In the process of producing semi-conductor devices, it takes many steps to form the desired devices. In the process of forming DRAM, for example, it takes many steps to form a capacitor and a transistor to build up a memory cell. To ensure the structures are correctly formed on the wafer by those steps, there are usually test structures on the wafers. During the steps, the correctness of the structures of the devices on the wafers is ensured by detecting the electric polarity or other features of the test structure.
FIG. 1 is a cross-sectional view of a test structure on a wafer using to form a DRAM in the prior art. In a substrate 100, a first deep trench capacitor 102 and a second deep trench capacitor 104 are formed. A first gate contact 110 and a second source/drain 118, 120 form a transistor. A second gate contact 116 and a second source/drain 126, 128 form another transistor. A first buried strap 122 is formed adjacent to the first deep trench capacitor 102. A second buried strap 124 is formed adjacent to the second deep trench capacitor 104. By means of a first contact 106 and a second contact 108, the threshold voltage Vt of the transistor is detected to check if the structure on the wafer is correct. For example, a drift formed by the contact of the trench and the gate may contribute to the decrease of threshold voltage Vt.

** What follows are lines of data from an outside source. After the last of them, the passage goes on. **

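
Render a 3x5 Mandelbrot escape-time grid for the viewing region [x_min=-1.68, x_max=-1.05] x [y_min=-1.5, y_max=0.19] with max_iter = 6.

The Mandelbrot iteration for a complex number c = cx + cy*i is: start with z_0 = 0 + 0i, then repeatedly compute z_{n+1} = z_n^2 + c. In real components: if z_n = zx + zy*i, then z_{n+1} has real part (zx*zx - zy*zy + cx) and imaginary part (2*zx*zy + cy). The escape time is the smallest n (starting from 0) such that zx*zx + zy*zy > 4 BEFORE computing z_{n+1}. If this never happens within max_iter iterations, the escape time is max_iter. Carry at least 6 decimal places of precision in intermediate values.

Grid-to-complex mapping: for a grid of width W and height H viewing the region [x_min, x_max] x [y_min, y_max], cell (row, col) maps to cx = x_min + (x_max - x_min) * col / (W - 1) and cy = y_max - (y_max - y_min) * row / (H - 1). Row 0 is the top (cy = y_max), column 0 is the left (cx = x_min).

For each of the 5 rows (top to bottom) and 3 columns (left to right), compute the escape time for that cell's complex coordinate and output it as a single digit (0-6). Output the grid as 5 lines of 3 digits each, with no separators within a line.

Answer: 466
466
334
233
112

Derivation:
(row=0, col=0): c = -1.6800 + 0.1900i → escape time 4
(row=0, col=1): c = -1.3650 + 0.1900i → escape time 6
(row=0, col=2): c = -1.0500 + 0.1900i → escape time 6
(row=1, col=0): c = -1.6800 + -0.2325i → escape time 4
(row=1, col=1): c = -1.3650 + -0.2325i → escape time 6
(row=1, col=2): c = -1.0500 + -0.2325i → escape time 6
(row=2, col=0): c = -1.6800 + -0.6550i → escape time 3
(row=2, col=1): c = -1.3650 + -0.6550i → escape time 3
(row=2, col=2): c = -1.0500 + -0.6550i → escape time 4
(row=3, col=0): c = -1.6800 + -1.0775i → escape time 2
(row=3, col=1): c = -1.3650 + -1.0775i → escape time 3
(row=3, col=2): c = -1.0500 + -1.0775i → escape time 3
(row=4, col=0): c = -1.6800 + -1.5000i → escape time 1
(row=4, col=1): c = -1.3650 + -1.5000i → escape time 1
(row=4, col=2): c = -1.0500 + -1.5000i → escape time 2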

The active area AA1 in the structure of FIG. 1 is larger than the normal active area of a memory cell. It cannot reflect the actual situation of the active area of a memory cell, and requires to encompass more buried straps. When buried straps have out diffusion effect, the threshold voltage will be affected, too. Subsequently, when using the structure of FIG. 1 to test the structure of DRAMs, the problems on the wafer cannot be identified because too many variables are involved.